No society is devoid of culture. To put it in other words, all societies (preliterate or literate) have culture in some or the other form. But it differs from societies to societies or communities to communities. As a repository of social heritage, it helps in maintaining social order, control the behaviour of people, and establish uniformity in the behaviour of people.

Clark Wissler (1923) pointed out nine cultural facts found in all societies:

(1) Speech including language and writing systems.

(2) Material traits such as food habits, shelter, tools, utensils, dress etc.

(3) Mythology and scientific knowledge.

(4) Art including carving, paintings, drawings, music and dance etc.

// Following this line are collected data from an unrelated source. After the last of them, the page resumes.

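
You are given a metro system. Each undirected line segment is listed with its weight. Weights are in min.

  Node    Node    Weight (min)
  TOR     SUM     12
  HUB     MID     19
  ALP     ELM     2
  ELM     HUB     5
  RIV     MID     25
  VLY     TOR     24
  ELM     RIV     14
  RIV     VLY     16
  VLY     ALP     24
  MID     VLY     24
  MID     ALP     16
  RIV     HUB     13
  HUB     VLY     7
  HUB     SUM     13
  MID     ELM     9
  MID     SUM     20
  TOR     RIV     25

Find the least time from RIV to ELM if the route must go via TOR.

Best RIV to TOR: RIV → TOR costing 25
Shortest TOR→ELM: TOR → SUM → HUB → ELM = 30
Total via TOR: 25 + 30 = 55 min.

55 min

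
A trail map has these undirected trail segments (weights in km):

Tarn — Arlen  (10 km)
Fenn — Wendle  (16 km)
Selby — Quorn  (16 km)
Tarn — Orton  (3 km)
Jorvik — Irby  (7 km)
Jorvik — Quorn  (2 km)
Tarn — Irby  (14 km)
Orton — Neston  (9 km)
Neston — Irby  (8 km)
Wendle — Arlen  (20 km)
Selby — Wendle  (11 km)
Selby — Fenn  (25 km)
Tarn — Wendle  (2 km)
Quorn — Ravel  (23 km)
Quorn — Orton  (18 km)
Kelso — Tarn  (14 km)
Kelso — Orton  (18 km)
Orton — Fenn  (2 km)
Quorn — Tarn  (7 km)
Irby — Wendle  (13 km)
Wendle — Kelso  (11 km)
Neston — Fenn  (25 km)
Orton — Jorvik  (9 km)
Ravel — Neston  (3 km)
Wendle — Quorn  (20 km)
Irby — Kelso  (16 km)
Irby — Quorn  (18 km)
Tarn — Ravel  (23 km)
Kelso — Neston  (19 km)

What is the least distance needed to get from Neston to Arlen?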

(5) Religious beliefs and practices including ritualistic forms, treatment of the sick and treatment of the dead.

(6) Family and the social system—marriage forms, inheritance, social control, sports and games.

(7) Property—real and personal property, trade and exchange.

(8) Government—political forms, judicial and legal procedure.

(9) War.


Most of the definitions that have been offered and studied, emphasise certain features of culture:

(1) It is shared by the members of a society;

(2) It is learned and acquired, not inborn or instinctive;

(3) Its elements are interrelated, constituting a complex whole;

(4) It is transmitted from generation to generation or historically derived;

(5) It is made or created;

(6) It is material and non-material both, whether it is something concrete like a chair, a fan or a car or abstract like a belief or superstition;

(7) It has adaptability;

(8) It is both super-individual and super-organic (its formation and continuity do not depend on any one individual); and

(9) It is composed of ethos (formal appearance of culture) and eidos (cognitive process of culture).

Culture and Civilisation:

In the Anglo-French tradition, the concept of ‘culture’ was often used synonymously with ‘civilisation’. Even in our day-to-day talks and discussions, we use the two terms interchangeably. The earlier idea that culture and civilisation refer to the same state of development of humanity has now been abandoned. As long as people thought of primitive (or preliterate) societies as consisting of persons living in a state of nature, they could contrast ‘civilisation’ to this state.

However, anthropological studies showed that preliterate people created rules, religions, beliefs and tools, developed agriculture and made other changes in the natural order of things, which are the characteristics of culture, in the modem sense of the term.

The concept of civilisation was also equated with highly valued things, respect of people for one another, the sanctity of life, and a high regard for the good, the ethical and the beautiful. In this sense, those who were not civilised were barbaric or barbarians. According to Maclver and Page (1961) “By civilisation we mean the whole mechanism and organisation which man has devised in his endeavour to control the conditions of life.”

Sociologists do not use the term ‘civilisation’ in both the above senses. For Robert Merton (1936), civilisation is impersonal, accumu­lative and objective.

MacIver and Page (1961) note four differences between civilisation and culture:

(1) civilisation has a precise standard of measurement;

(2) It is always advancing;

(3) It is passed on without effort; and

(4) It is borrowed with change or loss. None of these attributes is true of culture.

Some definitions of civilisation simply stress technology, and for some people technology has been synonymous with progress. Bierstedt (1974) emphasises sophistication, self-criticism and other-awareness as the essence of civilisation. William F. Ogburn (1950), in his theory of social change, described two aspects of culture, viz., material and non-material. For him, material aspect of culture represents civilisation. In brief, culture represents what we are, whereas civilisation is what we have and will accumulate.

The distinction between culture and civilisation is that of end and the means. Culture represents the end (values and goals) and civilisation, on the other hand, represents the tools and techniques that help in achieving the end.

Culture and Society:

These two terms are also used synonymously at many times. Sociolo­gists use the term ‘society to mean a group of interacting people living in a specific geographical area, organised in a cooperative manner, and sharing a common culture. It refers to the whole complex of relations of man to his fellows.

Robert MacIver defined society as “the web of social relationships, which is always changing”. A society is made of people who are interacting on the basis of shared beliefs, customs, values and activities, whereas common patterns which govern their interaction make up a culture of the society.

Sociologists use the term ‘culture’ to mean all the components of a society including all learned behaviour as well as material and non-material aspects such as symbols, language, ideas, beliefs, knowledge, values, norms and technology. Culture exists because people are able to share creations, pass knowledge from one generation to the next, and thereby change the very conditions for existence. A culture is a system of behaviour shared by the members of a society.

A society is a social group; a culture is a society’s system of common heritage. Each of us has a culture, because we are all raised in society. We express our culture continuously in our dress, food, work, language, and other activities. We learn our culture from our forebearers and contemporaries and then we pass it on to future generations.

There cannot be a culture apart from society, and no society exists without a culture. As Gillin and Gillin (1948) state, “culture is the cement binding together into a society its component individuals… human society is interacting; culture is the patterning of their behaviour.” In nutshell, society refers to people and culture to patterns of behaviour.